There is another set of leds, where the plane is drawn, which indicates the status of the flaps, landing gear and airbrake. These leds are also controlled by the arduino board. There is no connection between these leds and the state of the same leds in the game. They light according only to the state of the switches in the panel. If the landing gear switch is down on the panel, the landing gear lights will be on (even if in-game something went wrong and it didn’t go down). For a future version I will investigate the possibility that I can read these values from the game.
Internally there are many cables (for the buttons and for the backlit), but the truth is that the connections are very simple. Most switches and buttons have two wires; one of them connected to ground (0v) and the other to a pin of the arduino wich is in “pull-up”. In this way it is very easy to read the change of state in a switch. When a switch changes state, what is done is to send to the computer an event that a certain key has been pressed (as if it were a key on the keyboard). Then, on the computer, I have a program installed that “translates” that keystroke into a keystroke of the specific key that I want (for example, the ‘L’ key). This way, when I’m playing the game and I press the navigation lights switch, what actually comes into the game is that the ‘L’ key on the keyboard has been pressed.
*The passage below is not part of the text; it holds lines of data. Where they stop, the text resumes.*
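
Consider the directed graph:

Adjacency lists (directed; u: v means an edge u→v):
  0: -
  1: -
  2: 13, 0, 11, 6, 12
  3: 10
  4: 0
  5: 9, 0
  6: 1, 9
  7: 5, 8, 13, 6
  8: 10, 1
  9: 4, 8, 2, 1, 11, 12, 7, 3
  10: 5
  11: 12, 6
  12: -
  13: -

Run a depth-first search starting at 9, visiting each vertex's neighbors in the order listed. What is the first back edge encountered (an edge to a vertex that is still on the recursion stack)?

DFS from 9 (visiting each vertex's neighbors in the order listed); mark gray on enter, black on exit:
9 gray
  4 gray
    0 gray
    0 black
  4 black
  8 gray
    10 gray
      5 gray
        5→9: 9 is gray → back edge
First back edge: 5 → 9.

5->9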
To do that, I have used the arduino “Joystick” library, which has functions to control button presses. When you press a button or switch, you call a function that sends a signal that a button has been pressed (buttons are numbered). It handles up to 32 buttons, if I’m not mistaken, and lever movements. In my case I only need to send button presses.
Another way to do this is by using the arduino “Keyboard” library, which does the same thing. I have to try this one, but it will be even easier than the previous one.
I also have to program some timers for the landing gear leds. When this switch is pressed, the timer counts down 3 seconds, in which there is a red flashing LED, and then the three landing gear LEDs turn on or off. I have programmed these timers with the arduino millis() function. There are good examples on the internet.
The airbrake and flap lights are also activated by software when the corresponding switches are pressed. Those lights doesn´t have a timer.
In my blog (in Spanish) I am going to put the whole creation process in a more detail way (plans, measurements, programming, etc), but in essence, it is as simple as I have explained here.
Of course, unforeseen problems have arisen (hotspot, paint on the box, too thick panels, screwing the front, etc), which I have solved in the best way I have found. Thanks to this I have also found several points of improvement. If I decide to make a new version of the panel (maybe in the future), I will try to carry out these improvements.